Informed Decision Making: We want to avoid decision making based
on unreliable gut reactions during a time of crisis. This reduces
risks of poor governance of advanced systems.
Here are some other notes:
1. We use systems theory to motivate inner optimization as we
expect motivation will be more convincing to others.
2. Rather than have a broad call for "interpretability," we
focus on specific transparency-related problems that are more
tractable and neglected. (See the Appendix for a table assessing
importance, tractability, and neglectedness.) For example, we
include sections on making models honest and detecting emergent
functionality.
3. The "External Safety" section can also be thought of as
technical research for reducing "Governance" risks. For readers
mostly concerned about AI risks from global turbulence, there still
is technical research that can be done.
Here are some observations while writing the document:
1. Some approaches that were previously very popular are
currently neglected, such as inverse reinforcement learning. This
may be due to currently low tractability.

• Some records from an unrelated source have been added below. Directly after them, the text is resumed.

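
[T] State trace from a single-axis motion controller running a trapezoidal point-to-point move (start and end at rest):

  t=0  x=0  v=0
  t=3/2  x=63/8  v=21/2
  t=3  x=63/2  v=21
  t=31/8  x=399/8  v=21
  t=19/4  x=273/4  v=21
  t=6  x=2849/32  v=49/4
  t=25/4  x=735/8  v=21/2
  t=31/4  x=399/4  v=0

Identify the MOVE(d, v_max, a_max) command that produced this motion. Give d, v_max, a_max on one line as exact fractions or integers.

final state: t=31/4, x=399/4, v=0 → d = 399/4
a_max = (21/2−0)/(3/2−0) = 7
max v = 21 over t∈[3,19/4] → v_max = 21
check: 21·(3+7/4) = 399/4 ✓

d=399/4 v_max=21 a_max=7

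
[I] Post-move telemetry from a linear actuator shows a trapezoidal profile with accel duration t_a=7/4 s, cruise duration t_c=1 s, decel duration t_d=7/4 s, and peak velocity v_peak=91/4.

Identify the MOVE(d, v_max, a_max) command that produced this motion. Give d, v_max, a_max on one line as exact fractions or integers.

d=1001/16 v_max=91/4 a_max=13

a_max = (91/4)/(7/4) = 13
d_a = ½·91/4·7/4 = 637/32; d_c = 91/4·1 = 91/4
d = 2·637/32 + 91/4 = 1001/16
t_c = 1 > 0 → v_max = v_peak = 91/4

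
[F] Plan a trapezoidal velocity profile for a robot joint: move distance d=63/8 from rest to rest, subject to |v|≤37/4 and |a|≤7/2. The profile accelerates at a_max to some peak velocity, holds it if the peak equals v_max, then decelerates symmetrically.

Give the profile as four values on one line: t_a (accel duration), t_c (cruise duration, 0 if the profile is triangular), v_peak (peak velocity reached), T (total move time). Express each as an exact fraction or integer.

(v_max)²/a_max = (37/4)²/(7/2) = 1369/56
63/8 < 1369/56 → triangular
v_peak = √(63/8·7/2) = √(441/16) = 21/4
t_a = (21/4)/(7/2) = 3/2; t_c = 0
T = 2·3/2 = 3

t_a=3/2 t_c=0 v_peak=21/4 T=3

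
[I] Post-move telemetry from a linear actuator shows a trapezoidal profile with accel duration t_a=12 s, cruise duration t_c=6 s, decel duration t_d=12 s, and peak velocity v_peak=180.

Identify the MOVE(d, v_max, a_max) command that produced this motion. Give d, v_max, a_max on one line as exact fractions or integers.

d=3240 v_max=180 a_max=15

a_max = 180/12 = 15
d_a = ½·180·12 = 1080; d_c = 180·6 = 1080
d = 2·1080 + 1080 = 3240
t_c = 6 > 0 ⇒ limit active, v_max = 180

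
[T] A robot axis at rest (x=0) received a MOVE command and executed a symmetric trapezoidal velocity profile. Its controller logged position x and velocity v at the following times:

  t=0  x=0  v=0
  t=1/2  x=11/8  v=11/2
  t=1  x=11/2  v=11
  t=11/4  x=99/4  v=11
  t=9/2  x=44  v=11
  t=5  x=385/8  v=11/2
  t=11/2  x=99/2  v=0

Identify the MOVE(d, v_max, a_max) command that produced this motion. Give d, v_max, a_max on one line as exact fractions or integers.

d=99/2 v_max=11 a_max=11

final state: t=11/2, x=99/2, v=0 → d = 99/2
a_max = (11/2−0)/(1/2−0) = 11
max v = 11 over t∈[1,9/2] → v_max = 11
check: 11·(1+7/2) = 99/2 ✓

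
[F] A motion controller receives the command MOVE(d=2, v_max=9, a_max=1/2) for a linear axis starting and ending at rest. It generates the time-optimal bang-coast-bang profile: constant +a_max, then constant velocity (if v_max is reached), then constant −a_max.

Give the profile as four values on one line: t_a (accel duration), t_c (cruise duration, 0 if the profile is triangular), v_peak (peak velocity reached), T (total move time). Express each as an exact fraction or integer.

t_a=2 t_c=0 v_peak=1 T=4

vₘ²/aₘ = 9²/(1/2) = 162
2 < 162 so t_c = 0
v_peak = √(2·1/2) = √1 = 1
t_a = 1/(1/2) = 2; t_c = 0
T = 2·2 = 4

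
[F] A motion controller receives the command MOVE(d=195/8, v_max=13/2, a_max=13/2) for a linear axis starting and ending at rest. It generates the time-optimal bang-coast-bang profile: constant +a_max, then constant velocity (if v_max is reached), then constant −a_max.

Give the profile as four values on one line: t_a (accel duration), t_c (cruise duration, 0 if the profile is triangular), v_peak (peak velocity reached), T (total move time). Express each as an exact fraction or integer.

t_a=1 t_c=11/4 v_peak=13/2 T=19/4

v_max²/a_max = (13/2)²/(13/2) = 13/2
195/8 ≥ 13/2 ⇒ cruise phase
t_a = (13/2)/(13/2) = 1; v_peak = 13/2
d_cruise = 195/8 − 13/2 = 143/8; t_c = (143/8)/(13/2) = 11/4
T = 2·1 + 11/4 = 19/4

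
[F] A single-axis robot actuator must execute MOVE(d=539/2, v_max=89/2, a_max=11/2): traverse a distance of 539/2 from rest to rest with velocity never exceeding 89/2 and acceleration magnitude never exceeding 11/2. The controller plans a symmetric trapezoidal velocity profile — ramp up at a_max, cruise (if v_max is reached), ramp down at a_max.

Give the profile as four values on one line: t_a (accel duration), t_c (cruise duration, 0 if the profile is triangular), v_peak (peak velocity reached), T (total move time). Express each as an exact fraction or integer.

(v_max)²/a_max = (89/2)²/(11/2) = 7921/22
539/2 < 7921/22 ⇒ no cruise
v_peak = √(539/2·11/2) = √(5929/4) = 77/2
t_a = (77/2)/(11/2) = 7; t_c = 0
T = 2·7 = 14

t_a=7 t_c=0 v_peak=77/2 T=14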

2. Five years ago, I started explicitly brainstorming the
content for this document. I think it took the whole time for this
document to take shape. Moreover, if this were written last fall,
the document would be far more confused, since it took around a
year after GPT-3 to become reoriented; writing these types of
documents shortly after a paradigm shift may be too hasty.
3. When collecting feedback, it was not uncommon for
"in-the-know" researchers to make opposite suggestions. Some people
thought some of the problems in the Alignment section were
unimportant, while others thought they were the most critical. We
attempted to include most research directions.